The tradition of eating ham is thought to have evolved from the Germanic pagan ritual of sacrificing a wild boar known as a sonargǫltr to the Norse god Freyr during harvest festivals. As with many pagan rituals and festivals it was adopted by early Christians in North Europe and has remained popular ever since.
We love the Christmas ham as it practically sustains us over the festive period – whether that be a cheeky ham, egg & chips, Boxing Day cold cuts, sandwiches and even the base for a quick soup. It really is the gift that keeps on giving.
- 2kg cured boneless gammon ham
- 1x onion, quartered
- 2x carrots, chopped
- 1x celery stick, chopped
- 1x tbsp black peppercorns
- 1x tsp coriander seeds
- 1x tsp fennel seeds
- Hand full of cloves
For the Glaze
- 2 tbsp soft dark brown sugar
- 4 tbsp honey
- 2 tbsp mustard powder
- 20ml sherry
- Soak the gammon, if needed, as per instructions (the type and length of cure will determine how long it needs).
- Place the gammon in a large pan and cover with cold water. Add the onion, carrots, celery and spices and bring to the boil. Reduce to a simmer, cover with a lid and cook for 20 minutes per 500g. We recommend using a probe – aim for an Internal temperature of 68°C.

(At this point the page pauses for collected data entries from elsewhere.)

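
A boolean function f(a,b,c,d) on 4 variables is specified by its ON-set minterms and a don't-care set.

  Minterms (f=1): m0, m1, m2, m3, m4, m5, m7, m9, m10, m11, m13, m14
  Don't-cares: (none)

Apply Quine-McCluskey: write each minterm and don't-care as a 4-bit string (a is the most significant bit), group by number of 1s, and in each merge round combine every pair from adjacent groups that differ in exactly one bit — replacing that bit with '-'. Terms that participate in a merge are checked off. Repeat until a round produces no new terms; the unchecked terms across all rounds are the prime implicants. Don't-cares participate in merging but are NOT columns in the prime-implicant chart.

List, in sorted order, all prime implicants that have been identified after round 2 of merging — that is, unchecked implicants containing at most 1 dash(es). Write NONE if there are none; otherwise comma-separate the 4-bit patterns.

1-10

Round 0: 0000✓ 0001✓ 0010✓ 0011✓ 0100✓ 0101✓ 0111✓ 1001✓ 1010✓ 1011✓ 1101✓ 1110✓
Round 1: -001✓ -010✓ -011✓ -101✓ 0-00✓ 0-01✓ 0-11✓ 00-0✓ 00-1✓ 000-✓ 001-✓ 01-1✓ 010-✓ 1-01✓ 1-10 10-1✓ 101-✓
Round 2: --01 -0-1 -01- 0--1 0-0- 00--
PIs = {--01, -0-1, -01-, 0--1, 0-0-, 00--, 1-10}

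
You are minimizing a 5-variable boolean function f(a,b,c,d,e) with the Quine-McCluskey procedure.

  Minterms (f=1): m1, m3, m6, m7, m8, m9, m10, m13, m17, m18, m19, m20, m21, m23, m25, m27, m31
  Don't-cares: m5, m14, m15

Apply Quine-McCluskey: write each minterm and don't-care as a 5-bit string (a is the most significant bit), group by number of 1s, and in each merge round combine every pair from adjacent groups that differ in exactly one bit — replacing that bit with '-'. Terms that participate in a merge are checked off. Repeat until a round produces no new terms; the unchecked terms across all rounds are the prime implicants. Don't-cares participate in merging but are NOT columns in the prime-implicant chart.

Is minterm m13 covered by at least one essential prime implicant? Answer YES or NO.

NO

Round 0: 00001✓ 00011✓ 00101✓ 00110✓ 00111✓ 01000✓ 01001✓ 01010✓ 01101✓ 01110✓ 01111✓ 10001✓ 10010✓ 10011✓ 10100✓ 10101✓ 10111✓ 11001✓ 11011✓ 11111✓
Round 1: -0001✓ -0011✓ -0101✓ -0111✓ -1001✓ -1111✓ 0-001✓ 0-101✓ 0-110✓ 0-111✓ 00-01✓ 00-11✓ 000-1✓ 001-1✓ 0011-✓ 01-01✓ 01-10 010-0 0100- 011-1✓ 0111-✓ 1-001✓ 1-011✓ 1-111✓ 10-01✓ 10-11✓ 100-1✓ 1001- 101-1✓ 1010- 11-11✓ 110-1✓
Round 2: --001 --111 -0-01✓ -0-11✓ -00-1✓ -01-1✓ 0--01 0-1-1 0-11- 00--1✓ 1--11 1-0-1 10--1✓
Round 3: -0--1
PIs = {--001, --111, -0--1, 0--01, 0-1-1, 0-11-, 01-10, 010-0, 0100-, 1--11, 1-0-1, 1001-, 1010-}
Coverage chart:
  m1: --001,-0--1,0--01
  m3: -0--1 ←essential
  m6: 0-11- ←essential
  m7: --111,-0--1,0-1-1,0-11-
  m8: 010-0,0100-
  m9: --001,0--01,0100-
  m10: 01-10,010-0
  m13: 0--01,0-1-1
  m17: --001,-0--1,1-0-1
  m18: 1001- ←essential
  m19: -0--1,1--11,1-0-1,1001-
  m20: 1010- ←essential
  m21: -0--1,1010-
  m23: --111,-0--1,1--11
  m25: --001,1-0-1
  m27: 1--11,1-0-1
  m31: --111,1--11
Essential: -0--1, 0-11-, 1001-, 1010-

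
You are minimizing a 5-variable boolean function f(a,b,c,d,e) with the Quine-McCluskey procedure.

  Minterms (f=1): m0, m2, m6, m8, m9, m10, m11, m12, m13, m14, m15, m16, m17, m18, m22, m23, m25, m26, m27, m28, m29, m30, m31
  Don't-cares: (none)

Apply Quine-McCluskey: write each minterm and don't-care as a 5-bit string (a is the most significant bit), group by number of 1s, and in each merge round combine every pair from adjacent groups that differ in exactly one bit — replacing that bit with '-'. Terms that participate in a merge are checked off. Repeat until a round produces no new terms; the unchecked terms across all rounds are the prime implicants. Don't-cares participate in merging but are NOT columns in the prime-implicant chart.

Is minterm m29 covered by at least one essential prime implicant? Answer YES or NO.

[col 0] 00000*, 00010*, 00110*, 01000*, 01001*, 01010*, 01011*, 01100*, 01101*, 01110*, 01111*, 10000*, 10001*, 10010*, 10110*, 10111*, 11001*, 11010*, 11011*, 11100*, 11101*, 11110*, 11111*
[col 1] -0000*, -0010*, -0110*, -1001*, -1010*, -1011*, -1100*, -1101*, -1110*, -1111*, 0-000*, 0-010*, 0-110*, 00-10*, 000-0*, 01-00*, 01-01*, 01-10*, 01-11*, 010-0*, 010-1*, 0100-*, 0101-*, 011-0*, 011-1*, 0110-*, 0111-*, 1-001, 1-010*, 1-110*, 1-111*, 10-10*, 100-0*, 1000-, 1011-*, 11-01*, 11-10*, 11-11*, 110-1*, 1101-*, 111-0*, 111-1*, 1110-*, 1111-*
[col 2] --010*, --110*, -0-10*, -00-0, -1-01*, -1-10*, -1-11*, -10-1*, -101-*, -11-0*, -11-1*, -110-*, -111-*, 0--10*, 0-0-0, 01--0*, 01--1*, 01-0-*, 01-1-*, 010--*, 011--*, 1--10*, 1-11-, 11--1*, 11-1-*, 111--*
[col 3] ---10, -1--1, -1-1-, -11--, 01---
Prime implicants: ---10, -00-0, -1--1, -1-1-, -11--, 0-0-0, 01---, 1-001, 1-11-, 1000-
PI chart (minterm → PIs covering it):
  0 | -00-0,0-0-0
  2 | ---10,-00-0,0-0-0
  6 | ---10  (sole → essential)
  8 | 0-0-0,01---
  9 | -1--1,01---
  10 | ---10,-1-1-,0-0-0,01---
  11 | -1--1,-1-1-,01---
  12 | -11--,01---
  13 | -1--1,-11--,01---
  14 | ---10,-1-1-,-11--,01---
  15 | -1--1,-1-1-,-11--,01---
  16 | -00-0,1000-
  17 | 1-001,1000-
  18 | ---10,-00-0
  22 | ---10,1-11-
  23 | 1-11-  (sole → essential)
  25 | -1--1,1-001
  26 | ---10,-1-1-
  27 | -1--1,-1-1-
  28 | -11--  (sole → essential)
  29 | -1--1,-11--
  30 | ---10,-1-1-,-11--,1-11-
  31 | -1--1,-1-1-,-11--,1-11-
Essential prime implicants: ---10, -11--, 1-11-

YES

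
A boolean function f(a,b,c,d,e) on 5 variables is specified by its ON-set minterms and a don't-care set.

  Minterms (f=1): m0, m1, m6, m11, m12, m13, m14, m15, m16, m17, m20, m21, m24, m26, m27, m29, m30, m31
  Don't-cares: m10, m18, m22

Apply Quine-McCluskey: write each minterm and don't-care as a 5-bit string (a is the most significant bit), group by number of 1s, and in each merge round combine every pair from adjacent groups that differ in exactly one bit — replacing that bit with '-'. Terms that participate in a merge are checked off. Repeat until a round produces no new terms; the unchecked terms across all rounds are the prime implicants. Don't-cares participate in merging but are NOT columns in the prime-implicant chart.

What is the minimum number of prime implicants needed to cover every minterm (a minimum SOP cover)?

7

[col 0] 00000*, 00001*, 00110*, 01010*, 01011*, 01100*, 01101*, 01110*, 01111*, 10000*, 10001*, 10010*, 10100*, 10101*, 10110*, 11000*, 11010*, 11011*, 11101*, 11110*, 11111*
[col 1] -0000*, -0001*, -0110*, -1010*, -1011*, -1101*, -1110*, -1111*, 0-110*, 0000-*, 01-10*, 01-11*, 0101-*, 011-0*, 011-1*, 0110-*, 0111-*, 1-000*, 1-010*, 1-101, 1-110*, 10-00*, 10-01*, 10-10*, 100-0*, 1000-*, 101-0*, 1010-*, 11-10*, 11-11*, 110-0*, 1101-*, 111-1*, 1111-*
[col 2] --110, -000-, -1-10*, -1-11*, -101-*, -11-1, -111-*, 01-1-*, 011--, 1--10, 1-0-0, 10--0, 10-0-, 11-1-*
[col 3] -1-1-
Prime implicants: --110, -000-, -1-1-, -11-1, 011--, 1--10, 1-0-0, 1-101, 10--0, 10-0-
PI chart (minterm → PIs covering it):
  0 | -000-  (sole → essential)
  1 | -000-  (sole → essential)
  6 | --110  (sole → essential)
  11 | -1-1-  (sole → essential)
  12 | 011--  (sole → essential)
  13 | -11-1,011--
  14 | --110,-1-1-,011--
  15 | -1-1-,-11-1,011--
  16 | -000-,1-0-0,10--0,10-0-
  17 | -000-,10-0-
  20 | 10--0,10-0-
  21 | 1-101,10-0-
  24 | 1-0-0  (sole → essential)
  26 | -1-1-,1--10,1-0-0
  27 | -1-1-  (sole → essential)
  29 | -11-1,1-101
  30 | --110,-1-1-,1--10
  31 | -1-1-,-11-1
Essential prime implicants: --110, -000-, -1-1-, 011--, 1-0-0
Petrick residual → -11-1, 10-0-
Minimum SOP uses 7 PIs: cde' + b'c'd' + bd + bce + a'bc + ac'e' + ab'd'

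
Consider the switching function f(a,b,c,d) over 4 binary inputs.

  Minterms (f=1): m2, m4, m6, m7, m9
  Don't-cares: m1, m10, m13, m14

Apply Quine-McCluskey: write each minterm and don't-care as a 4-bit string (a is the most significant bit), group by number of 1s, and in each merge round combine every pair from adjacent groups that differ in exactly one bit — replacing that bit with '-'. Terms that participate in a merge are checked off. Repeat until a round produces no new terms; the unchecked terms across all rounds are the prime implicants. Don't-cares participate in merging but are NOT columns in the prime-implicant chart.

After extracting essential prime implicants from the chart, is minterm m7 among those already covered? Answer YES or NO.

YES

size-2^0 implicants → 0001(✓)  0010(✓)  0100(✓)  0110(✓)  0111(✓)  1001(✓)  1010(✓)  1101(✓)  1110(✓)
size-2^1 implicants → -001  -010(✓)  -110(✓)  0-10(✓)  01-0  011-  1-01  1-10(✓)
size-2^2 implicants → --10
Unchecked terms (primes): --10, -001, 01-0, 011-, 1-01
Minterm coverage:
  m2 ⊆ --10 [E]
  m4 ⊆ 01-0 [E]
  m6 ⊆ --10,01-0,011-
  m7 ⊆ 011- [E]
  m9 ⊆ -001,1-01
E = {--10, 01-0, 011-}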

- Preheat the oven to 200°C/180°C fan.
- Remove the gammon from the pan, you can reserve the cooking liquid for stock, soups or even some homemade mushy peas.
- Allow to cool slightly then remove the rind, leaving as much fat as possible. Score the fat in a diamond pattern and push a clove into each intersection of the score.
- Mix the glaze ingredients into a paste.
- Place the the gammon in a roasting tray and brush half of the glaze over the gammon. Place in the oven for 25 minutes, remove after 15 mins and brush with the remaining half of the glaze.
- Remove the gammon from the oven and set aside to cool.
Tips / Variations
For a more Christmassy-punch add some spices such as star anise, allspice, mace, cloves to the pan.
If you prefer a bit more of a kick from the glaze simply increase the quantity of mustard powder.